When people hear the word yoga, many different things come to mind. I'm here to shed some light on five common misconceptions regarding yoga.
Misconception #1: Yoga is for Flexible People Only.
The most frequent comment I hear from potential and/or beginner students is, "I can't do yoga. I'm not flexible." Yoga is not about flexibility. Sure, the longer and more frequent you practice, certain muscles will begin to release, but you could also do yoga for years and still not be able to reach your toes. Everyone's body is different. Yoga is about connecting mind, body and soul. Flowing with the breath, and allowing your breath to create space within the body to move the prana (energy). Formal yoga postures or asanas came about because the ancient yogis believed that the way to calm the fluctuations of the mind and to eliminate suffering was through meditation. Constant sitting can be a challenge in and of itself, so asanas began to develop as a means of opening the body, refining the body, and moving the energy in the body in preparation for meditation.
Misconception #2: Yoga is a Religion.
Yoga is a science handed down from generation to generation for over 5000 years. Patanjali was the first known yogi to write down the principles of yoga. Written between 500 and 200 B.C., Patanjali's Yoga Sutras are threads of knowledge regarding the human mind, the illusions we create within the mind, and how to alleviate these illusions. While it is true that yoga was first practiced in the East, yoga is not a religion, but rather a code of ethical living and being.

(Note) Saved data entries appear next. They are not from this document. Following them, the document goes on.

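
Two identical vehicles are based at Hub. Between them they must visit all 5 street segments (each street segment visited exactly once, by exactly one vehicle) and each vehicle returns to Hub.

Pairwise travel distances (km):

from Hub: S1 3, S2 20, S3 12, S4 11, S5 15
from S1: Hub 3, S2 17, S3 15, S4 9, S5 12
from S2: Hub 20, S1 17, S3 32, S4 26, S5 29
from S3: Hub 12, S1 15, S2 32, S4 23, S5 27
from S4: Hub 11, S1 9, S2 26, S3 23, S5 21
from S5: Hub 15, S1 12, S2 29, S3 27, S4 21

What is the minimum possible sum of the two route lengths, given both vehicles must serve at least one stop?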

Misconception #3: Yoga is a New Form of Fitness.
Whereas in the West, yoga has become a fitness craze, yoga is more than just the postures you practice. There are eight limbs of yoga, and the yogi disciple would have to master each limb before moving onto the next. Asana is the third limb of yoga. The other limbs are Yamas (moral restraints), Niyamas (observances), Asana (postures), Pranayama (breath), Pratyahra (withdrawal of the senses), Dharana (single focused concentration), Dhyana (steadfast meditation), and Samadhi (oneness or ineffable bliss). The limbs are like steps; once you master each step, then and only then, you can move onto the next step.
Misconception #4: Yoga is Only for Certain Body Types.

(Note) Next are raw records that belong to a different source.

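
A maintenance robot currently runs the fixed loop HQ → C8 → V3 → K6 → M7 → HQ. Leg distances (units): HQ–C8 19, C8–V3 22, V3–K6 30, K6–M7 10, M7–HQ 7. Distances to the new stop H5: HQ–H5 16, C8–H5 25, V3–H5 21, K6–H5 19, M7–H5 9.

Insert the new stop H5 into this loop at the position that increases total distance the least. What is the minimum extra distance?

Minimum extra distance: 10, inserting H5 between V3 and K6.

Insertion cost between consecutive stops i–j is d(i,H5) + d(H5,j) − d(i,j):
  between HQ and C8: 16 + 25 − 19 = 22
  between C8 and V3: 25 + 21 − 22 = 24
  between V3 and K6: 21 + 19 − 30 = 10
  between K6 and M7: 19 + 9 − 10 = 18
  between M7 and HQ: 9 + 16 − 7 = 18
Cheapest insertion is between V3 and K6, adding 10.
New total = 88 + 10 = 98.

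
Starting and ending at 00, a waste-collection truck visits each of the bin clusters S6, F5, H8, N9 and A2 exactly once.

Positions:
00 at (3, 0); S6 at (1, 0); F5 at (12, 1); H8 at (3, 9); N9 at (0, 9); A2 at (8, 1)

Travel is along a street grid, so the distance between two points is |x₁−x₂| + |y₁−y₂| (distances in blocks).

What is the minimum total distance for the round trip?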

With the rise in popularity of yoga selfies posted on Facebook and Instagram, there sends a false message that yoga is only for a certain body type. The fact remains that yoga is everyone. Yoga comes from the Sanskrit root "Yuj" which means to yoke. Yoga is the practice of uniting or yoking together your individual self (ego) with your true, higher Self. This is accomplished by turning inward and being the silent witness and observer of your thoughts and actions. Yoga is not a competition or comparison of the person next to you, but more about how you feel and breathe in each pose, tuning into your body and breath, and observing any sensations, limitations and/or judgments that arise.

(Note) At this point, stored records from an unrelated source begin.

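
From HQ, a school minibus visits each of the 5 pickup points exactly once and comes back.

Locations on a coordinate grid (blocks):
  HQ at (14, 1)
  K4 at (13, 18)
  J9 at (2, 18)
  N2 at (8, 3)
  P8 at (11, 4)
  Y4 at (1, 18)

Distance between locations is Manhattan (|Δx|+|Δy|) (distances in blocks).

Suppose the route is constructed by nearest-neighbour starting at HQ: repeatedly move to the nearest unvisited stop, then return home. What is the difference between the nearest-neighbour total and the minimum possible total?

Excess over optimum: 10 blocks.

From HQ: P8=6, N2=8, K4=18, J9=29, Y4=30 → choose P8 (6).
From P8: N2=4, K4=16, J9=23, Y4=24 → choose N2 (4).
From N2: K4=20, J9=21, Y4=22 → choose K4 (20).
From K4: J9=11, Y4=12 → choose J9 (11).
From J9: Y4=1 → choose Y4 (1).
NN route HQ → P8 → N2 → K4 → J9 → Y4 → HQ costs 72.
Optimal: HQ → K4 → J9 → Y4 → N2 → P8 → HQ costs 62 (by enumerating all 60 distinct tours).
Excess = 72 − 62 = 10.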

Misconception #5: Yoga is Only Practiced on the Mat.
Yoga is a way of life, not just a series of postures you practice. Yes, the postures are important; however, it is not the end all. Yoga is truly practiced when off the mat. Meaning, how you respond to life and all its ebbs and flows. One thing is certain, nothing is permanent. We practice yoga when we let go of the need to control and flow through the ups and downs, knowing that nothing will last forever. How you conduct yourself, how you are towards others, this is the practice of yoga.